Vero, the department's first canine, became a sworn officer in May 2007. His primary job is sniffing out drugs - he's found drugs or drug paraphernalia seven out of seven times on searches of Homestead High School - but he has also captured fleeing suspects and served as a deterrent to people who might think of running or perhaps even getting physical with an officer.
Vero's handler, 10-year Mequon officer John Hoell, recalled the time that he and Vero backed up another officer on a traffic stop. The four people in the car didn't realize that Hoell and Vero had approached from behind.
Suddenly, one of the back-seat doors opened and one of the passengers started to get out - until he noticed Vero. "That guy slides back in the car, closes the door and up go his hands," Hoell said.
Despite the successes, the program's funding remains unsettled.
The canine program was created as the result of efforts led by Mequon resident Dave Delahunt. Delahunt said he began looking into creating a program for Mequon after he went through the city's citizen police academy and saw a canine demonstration by the Police Department in Germantown, whose chief happens to be Peter Hoell, John's older brother.
Graff said Delahunt and three other people signed for a $40,000 line of credit from a local bank and promised the Common Council that all the funds necessary to start and operate the canine program would be covered by private donations.
The council gave the go-ahead to create the program and various fund-raisers have been held, raising a total of $75,000. But Graff said $14,000 is still owed on the line of credit. In addition, according to Delahunt, the program needs about $6,000 to $10,000 per year for operating costs and another $10,000 per year to set aside for eventually replacing the Chevrolet Tahoe that John Hoell uses as well as other equipment.

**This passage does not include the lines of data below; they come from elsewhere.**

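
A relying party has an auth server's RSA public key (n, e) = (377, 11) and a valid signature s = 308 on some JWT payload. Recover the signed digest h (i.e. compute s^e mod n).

367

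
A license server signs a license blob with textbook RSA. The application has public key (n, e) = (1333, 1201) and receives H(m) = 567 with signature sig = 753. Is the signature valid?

valid

sig^1201 mod 1333 = 567
Since 567 equals the digest 567, verification succeeds.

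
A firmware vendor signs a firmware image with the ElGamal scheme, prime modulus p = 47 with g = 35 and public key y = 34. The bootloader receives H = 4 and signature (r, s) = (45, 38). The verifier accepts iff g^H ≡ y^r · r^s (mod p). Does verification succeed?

Left side g^H mod p:
35^2 = 1225 ≡ 3
35^4 ≡ 3^2 = 9
Right side y^r · r^s mod p:
34^2 = 1156 ≡ 28
34^4 ≡ 28^2 = 784 ≡ 32
34^8 ≡ 32^2 = 1024 ≡ 37
34^16 ≡ 37^2 = 1369 ≡ 6
34^32 ≡ 6^2 = 36
45 = 32 + 8 + 4 + 1, so 34^45 ≡ 36·37·32·34 ≡ 18 (mod 47)
45^2 = 2025 ≡ 4
45^4 ≡ 4^2 = 16
45^8 ≡ 16^2 = 256 ≡ 21
45^16 ≡ 21^2 = 441 ≡ 18
45^32 ≡ 18^2 = 324 ≡ 42
38 = 32 + 4 + 2, so 45^38 ≡ 42·16·4 ≡ 9 (mod 47)
18·9 = 162 ≡ 21 (mod 47)
9 ≠ 21, so verification fails.

fails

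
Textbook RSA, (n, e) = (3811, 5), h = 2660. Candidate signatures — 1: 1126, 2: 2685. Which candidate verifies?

1

Candidate 1: 1126^2 = 1267876 ≡ 2624; 1126^4 ≡ 2624^2 = 6885376 ≡ 2710; 5 = 4 + 1, so 1126^5 ≡ 2710·1126 ≡ 2660 (mod 3811)
  → matches h = 2660
Candidate 2: 2685^2 = 7209225 ≡ 2624; 2685^4 ≡ 2624^2 = 6885376 ≡ 2710; 5 = 4 + 1, so 2685^5 ≡ 2710·2685 ≡ 1151 (mod 3811)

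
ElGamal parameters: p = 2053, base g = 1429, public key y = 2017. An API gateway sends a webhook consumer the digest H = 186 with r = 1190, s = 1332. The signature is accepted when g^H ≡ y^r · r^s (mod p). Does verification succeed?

fails

Left side g^H mod p:
Squares mod 2053: 1429^1≡1429, 1429^2≡1359, 1429^4≡1234, 1429^8≡1483, 1429^16≡526, 1429^32≡1574, 1429^64≡1558, 1429^128≡718
186 = 128 + 32 + 16 + 8 + 2, so 1429^186 ≡ 718·1574·526·1483·1359 ≡ 996 (mod 2053)
Right side y^r · r^s mod p:
Squares mod 2053: 2017^1≡2017, 2017^2≡1296, 2017^4≡262, 2017^8≡895, 2017^16≡355, 2017^32≡792, 2017^64≡1099, 2017^128≡637, 2017^256≡1328, 2017^512≡57, 2017^1024≡1196
1190 = 1024 + 128 + 32 + 4 + 2, so 2017^1190 ≡ 1196·637·792·262·1296 ≡ 1749 (mod 2053)
Squares mod 2053: 1190^1≡1190, 1190^2≡1583, 1190^4≡1229, 1190^8≡1486, 1190^16≡1221, 1190^32≡363, 1190^64≡377, 1190^128≡472, 1190^256≡1060, 1190^512≡609, 1190^1024≡1341
1332 = 1024 + 256 + 32 + 16 + 4, so 1190^1332 ≡ 1341·1060·363·1221·1229 ≡ 1200 (mod 2053)
1749·1200 = 2098800 ≡ 634 (mod 2053)
996 ≠ 634, so verification fails.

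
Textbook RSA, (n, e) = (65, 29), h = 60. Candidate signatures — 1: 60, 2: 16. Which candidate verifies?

Candidate 1: 60^2 = 3600 ≡ 25; 60^4 ≡ 25^2 = 625 ≡ 40; 60^8 ≡ 40^2 = 1600 ≡ 40; 60^16 ≡ 40^2 = 1600 ≡ 40; 29 = 16 + 8 + 4 + 1, so 60^29 ≡ 40·40·40·60 ≡ 60 (mod 65)
  → matches h = 60
Candidate 2: 16^2 = 256 ≡ 61; 16^4 ≡ 61^2 = 3721 ≡ 16; 16^8 ≡ 16^2 = 256 ≡ 61; 16^16 ≡ 61^2 = 3721 ≡ 16; 29 = 16 + 8 + 4 + 1, so 16^29 ≡ 16·61·16·16 ≡ 61 (mod 65)

1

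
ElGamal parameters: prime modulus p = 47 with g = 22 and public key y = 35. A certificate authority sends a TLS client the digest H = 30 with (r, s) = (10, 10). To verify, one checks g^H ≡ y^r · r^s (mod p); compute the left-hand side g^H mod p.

Squares mod 47: 22^1≡22, 22^2≡14, 22^4≡8, 22^8≡17, 22^16≡7
30 = 16 + 8 + 4 + 2, so 22^30 ≡ 7·17·8·14 ≡ 27 (mod 47)

27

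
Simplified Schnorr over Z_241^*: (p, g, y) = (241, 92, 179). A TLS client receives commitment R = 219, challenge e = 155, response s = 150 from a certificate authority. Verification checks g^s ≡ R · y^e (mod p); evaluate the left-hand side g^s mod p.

92^2 = 8464 ≡ 29
92^4 ≡ 29^2 = 841 ≡ 118
92^8 ≡ 118^2 = 13924 ≡ 187
92^16 ≡ 187^2 = 34969 ≡ 24
92^32 ≡ 24^2 = 576 ≡ 94
92^64 ≡ 94^2 = 8836 ≡ 160
92^128 ≡ 160^2 = 25600 ≡ 54
150 = 128 + 16 + 4 + 2, so 92^150 ≡ 54·24·118·29 ≡ 30 (mod 241)

30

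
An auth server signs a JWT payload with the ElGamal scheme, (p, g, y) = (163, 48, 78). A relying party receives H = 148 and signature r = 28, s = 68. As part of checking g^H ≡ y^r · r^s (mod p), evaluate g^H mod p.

132

48^2 = 2304 ≡ 22
48^4 ≡ 22^2 = 484 ≡ 158
48^8 ≡ 158^2 = 24964 ≡ 25
48^16 ≡ 25^2 = 625 ≡ 136
48^32 ≡ 136^2 = 18496 ≡ 77
48^64 ≡ 77^2 = 5929 ≡ 61
48^128 ≡ 61^2 = 3721 ≡ 135
148 = 128 + 16 + 4, so 48^148 ≡ 135·136·158 ≡ 132 (mod 163)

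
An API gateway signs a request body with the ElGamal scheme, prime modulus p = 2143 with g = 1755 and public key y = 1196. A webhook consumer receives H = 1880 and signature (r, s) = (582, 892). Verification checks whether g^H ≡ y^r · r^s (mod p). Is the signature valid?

valid

Left side g^H mod p:
1755^2 = 3080025 ≡ 534
1755^4 ≡ 534^2 = 285156 ≡ 137
1755^8 ≡ 137^2 = 18769 ≡ 1625
1755^16 ≡ 1625^2 = 2640625 ≡ 449
1755^32 ≡ 449^2 = 201601 ≡ 159
1755^64 ≡ 159^2 = 25281 ≡ 1708
1755^128 ≡ 1708^2 = 2917264 ≡ 641
1755^256 ≡ 641^2 = 410881 ≡ 1568
1755^512 ≡ 1568^2 = 2458624 ≡ 603
1755^1024 ≡ 603^2 = 363609 ≡ 1442
1880 = 1024 + 512 + 256 + 64 + 16 + 8, so 1755^1880 ≡ 1442·603·1568·1708·449·1625 ≡ 1647 (mod 2143)
Right side y^r · r^s mod p:
1196^2 = 1430416 ≡ 1035
1196^4 ≡ 1035^2 = 1071225 ≡ 1868
1196^8 ≡ 1868^2 = 3489424 ≡ 620
1196^16 ≡ 620^2 = 384400 ≡ 803
1196^32 ≡ 803^2 = 644809 ≡ 1909
1196^64 ≡ 1909^2 = 3644281 ≡ 1181
1196^128 ≡ 1181^2 = 1394761 ≡ 1811
1196^256 ≡ 1811^2 = 3279721 ≡ 931
1196^512 ≡ 931^2 = 866761 ≡ 989
582 = 512 + 64 + 4 + 2, so 1196^582 ≡ 989·1181·1868·1035 ≡ 1297 (mod 2143)
582^2 = 338724 ≡ 130
582^4 ≡ 130^2 = 16900 ≡ 1899
582^8 ≡ 1899^2 = 3606201 ≡ 1675
582^16 ≡ 1675^2 = 2805625 ≡ 438
582^32 ≡ 438^2 = 191844 ≡ 1117
582^64 ≡ 1117^2 = 1247689 ≡ 463
582^128 ≡ 463^2 = 214369 ≡ 69
582^256 ≡ 69^2 = 4761 ≡ 475
582^512 ≡ 475^2 = 225625 ≡ 610
892 = 512 + 256 + 64 + 32 + 16 + 8 + 4, so 582^892 ≡ 610·475·463·1117·438·1675·1899 ≡ 568 (mod 2143)
1297·568 = 736696 ≡ 1647 (mod 2143)
1647 ≡ 1647 (mod 2143), so the signature is genuine.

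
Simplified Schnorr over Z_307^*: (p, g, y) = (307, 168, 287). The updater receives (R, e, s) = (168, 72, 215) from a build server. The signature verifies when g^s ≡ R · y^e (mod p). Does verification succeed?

g^s mod p:
168^215 mod 307 = 53
R · y^e mod p:
287^72 mod 307 = 1
168·1 = 168 ≡ 168 (mod 307)
53 ≠ 168; the check fails.

fails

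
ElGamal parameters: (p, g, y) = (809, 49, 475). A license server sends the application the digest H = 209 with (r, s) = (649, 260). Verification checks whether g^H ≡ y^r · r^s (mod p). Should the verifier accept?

Left side g^H mod p:
Squares mod 809: 49^1≡49, 49^2≡783, 49^4≡676, 49^8≡700, 49^16≡555, 49^32≡605, 49^64≡357, 49^128≡436
209 = 128 + 64 + 16 + 1, so 49^209 ≡ 436·357·555·49 ≡ 361 (mod 809)
Right side y^r · r^s mod p:
Squares mod 809: 475^1≡475, 475^2≡723, 475^4≡115, 475^8≡281, 475^16≡488, 475^32≡298, 475^64≡623, 475^128≡618, 475^256≡76, 475^512≡113
649 = 512 + 128 + 8 + 1, so 475^649 ≡ 113·618·281·475 ≡ 636 (mod 809)
Squares mod 809: 649^1≡649, 649^2≡521, 649^4≡426, 649^8≡260, 649^16≡453, 649^32≡532, 649^64≡683, 649^128≡505, 649^256≡190
260 = 256 + 4, so 649^260 ≡ 190·426 ≡ 40 (mod 809)
636·40 = 25440 ≡ 361 (mod 809)
361 ≡ 361 (mod 809), so the signature is genuine.

accept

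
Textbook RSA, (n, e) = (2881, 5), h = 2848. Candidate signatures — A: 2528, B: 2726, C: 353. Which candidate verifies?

C

Candidate A: Squares mod 2881: 2528^1≡2528, 2528^2≡726, 2528^4≡2734; 5 = 4 + 1, so 2528^5 ≡ 2734·2528 ≡ 33 (mod 2881)
Candidate B: Squares mod 2881: 2726^1≡2726, 2726^2≡977, 2726^4≡918; 5 = 4 + 1, so 2726^5 ≡ 918·2726 ≡ 1760 (mod 2881)
Candidate C: Squares mod 2881: 353^1≡353, 353^2≡726, 353^4≡2734; 5 = 4 + 1, so 353^5 ≡ 2734·353 ≡ 2848 (mod 2881)
  → matches h = 2848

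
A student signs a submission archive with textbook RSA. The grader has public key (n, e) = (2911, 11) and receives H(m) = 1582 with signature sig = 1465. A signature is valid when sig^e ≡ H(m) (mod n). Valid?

sig^2 ≡ 1465^2 = 2146225 ≡ 818
sig^4 ≡ 818^2 = 669124 ≡ 2505
sig^8 ≡ 2505^2 = 6275025 ≡ 1820
11 = 8 + 2 + 1, so sig^11 ≡ 1820·818·1465 ≡ 1582 (mod 2911)
1582 = H(m), so the signature checks out.

yes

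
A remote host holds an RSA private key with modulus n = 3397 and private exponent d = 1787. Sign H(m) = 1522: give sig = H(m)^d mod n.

719

(H(m))^2 ≡ 1522^2 = 2316484 ≡ 3127
(H(m))^4 ≡ 3127^2 = 9778129 ≡ 1563
(H(m))^8 ≡ 1563^2 = 2442969 ≡ 526
(H(m))^16 ≡ 526^2 = 276676 ≡ 1519
(H(m))^32 ≡ 1519^2 = 2307361 ≡ 798
(H(m))^64 ≡ 798^2 = 636804 ≡ 1565
(H(m))^128 ≡ 1565^2 = 2449225 ≡ 3385
(H(m))^256 ≡ 3385^2 = 11458225 ≡ 144
(H(m))^512 ≡ 144^2 = 20736 ≡ 354
(H(m))^1024 ≡ 354^2 = 125316 ≡ 3024
1787 = 1024 + 512 + 128 + 64 + 32 + 16 + 8 + 2 + 1, so (H(m))^1787 ≡ 3024·354·3385·1565·798·1519·526·3127·1522 ≡ 719 (mod 3397)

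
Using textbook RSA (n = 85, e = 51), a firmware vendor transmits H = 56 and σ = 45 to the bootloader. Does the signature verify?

does not verify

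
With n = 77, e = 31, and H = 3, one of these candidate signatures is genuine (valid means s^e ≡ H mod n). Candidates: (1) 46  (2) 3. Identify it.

2

Candidate 1: 46^2 = 2116 ≡ 37; 46^4 ≡ 37^2 = 1369 ≡ 60; 46^8 ≡ 60^2 = 3600 ≡ 58; 46^16 ≡ 58^2 = 3364 ≡ 53; 31 = 16 + 8 + 4 + 2 + 1, so 46^31 ≡ 53·58·60·37·46 ≡ 46 (mod 77)
Candidate 2: 3^2 = 9; 3^4 ≡ 9^2 = 81 ≡ 4; 3^8 ≡ 4^2 = 16; 3^16 ≡ 16^2 = 256 ≡ 25; 31 = 16 + 8 + 4 + 2 + 1, so 3^31 ≡ 25·16·4·9·3 ≡ 3 (mod 77)
  → matches H = 3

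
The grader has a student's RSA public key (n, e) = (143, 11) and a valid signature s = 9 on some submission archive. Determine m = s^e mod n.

s^2 ≡ 9^2 = 81
s^4 ≡ 81^2 = 6561 ≡ 126
s^8 ≡ 126^2 = 15876 ≡ 3
11 = 8 + 2 + 1, so s^11 ≡ 3·81·9 ≡ 42 (mod 143)

42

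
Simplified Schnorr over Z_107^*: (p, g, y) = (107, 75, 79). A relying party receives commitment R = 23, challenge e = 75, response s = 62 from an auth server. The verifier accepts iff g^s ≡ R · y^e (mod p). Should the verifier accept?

accept

g^s mod p:
75^2 = 5625 ≡ 61
75^4 ≡ 61^2 = 3721 ≡ 83
75^8 ≡ 83^2 = 6889 ≡ 41
75^16 ≡ 41^2 = 1681 ≡ 76
75^32 ≡ 76^2 = 5776 ≡ 105
62 = 32 + 16 + 8 + 4 + 2, so 75^62 ≡ 105·76·41·83·61 ≡ 79 (mod 107)
R · y^e mod p:
79^2 = 6241 ≡ 35
79^4 ≡ 35^2 = 1225 ≡ 48
79^8 ≡ 48^2 = 2304 ≡ 57
79^16 ≡ 57^2 = 3249 ≡ 39
79^32 ≡ 39^2 = 1521 ≡ 23
79^64 ≡ 23^2 = 529 ≡ 101
75 = 64 + 8 + 2 + 1, so 79^75 ≡ 101·57·35·79 ≡ 36 (mod 107)
23·36 = 828 ≡ 79 (mod 107)
79 ≡ 79 (mod 107); signature holds.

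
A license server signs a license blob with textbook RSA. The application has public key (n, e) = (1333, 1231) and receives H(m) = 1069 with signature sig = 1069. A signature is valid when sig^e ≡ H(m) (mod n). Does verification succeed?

sig^2 ≡ 1069^2 = 1142761 ≡ 380
sig^4 ≡ 380^2 = 144400 ≡ 436
sig^8 ≡ 436^2 = 190096 ≡ 810
sig^16 ≡ 810^2 = 656100 ≡ 264
sig^32 ≡ 264^2 = 69696 ≡ 380
sig^64 ≡ 380^2 = 144400 ≡ 436
sig^128 ≡ 436^2 = 190096 ≡ 810
sig^256 ≡ 810^2 = 656100 ≡ 264
sig^512 ≡ 264^2 = 69696 ≡ 380
sig^1024 ≡ 380^2 = 144400 ≡ 436
1231 = 1024 + 128 + 64 + 8 + 4 + 2 + 1, so sig^1231 ≡ 436·810·436·810·436·380·1069 ≡ 1069 (mod 1333)
sig^1231 mod 1333 = 1069 matches H(m).

passes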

The equipment includes a window fan in the SUV that automatically goes on for Vero when the temperature reaches a certain point and a button on Hoell's belt that remotely opens the door in case Hoell is in trouble and needs Vero immediately.
"We find ourselves victims of our own success, to a degree," Delahunt said of the fund-raising. Residents see the specially equipped canine vehicle or hear about Vero's exploits and assume that the program is fully funded, he said.
Delahunt said several civic groups have made donations and that he and others are trying to develop more plans for raising money.
Graff recalled how Vero found a disorderly conduct suspect hiding in a building and a domestic violence suspect hiding in a field. In both instances, he said, officers searching on their own would not have found the men, he said.
Graff also recalled how Vero helped the Ozaukee County drug unit find 3 pounds of marijuana. The unit had found one pound after searching a home, but later got a tip that there was more in the home. It wasn't found until Vero participated in the second search that the additional drugs were found behind a wall behind a refrigerator.
"The main thing we're trying to do (with Vero) is keep the drugs out of the community," Graff said.
Hoell said he knows that without Vero, Mequon officers would not find drugs in certain cases. He cited a traffic stop in which Vero kept pointing to the ashtray area of the car. Hoell pulled out the ashtray and found hidden behind it 19 rocks of crack cocaine.
"If I would have hand-searched that car, I would have never found it," he said.

Within the next several weeks, Cedarburg Police Chief Tom Frank says he plans to return to the Cedarburg Common Council to seek permission to create a canine program that, like Mequon's, would be fully funded by private donations, which now total more than $75,000.
Aldermen have raised questions about such a unit in the past, but Frank says that once details are worked out with the police officers' union on how the program would work, he hopes the council would OK the idea.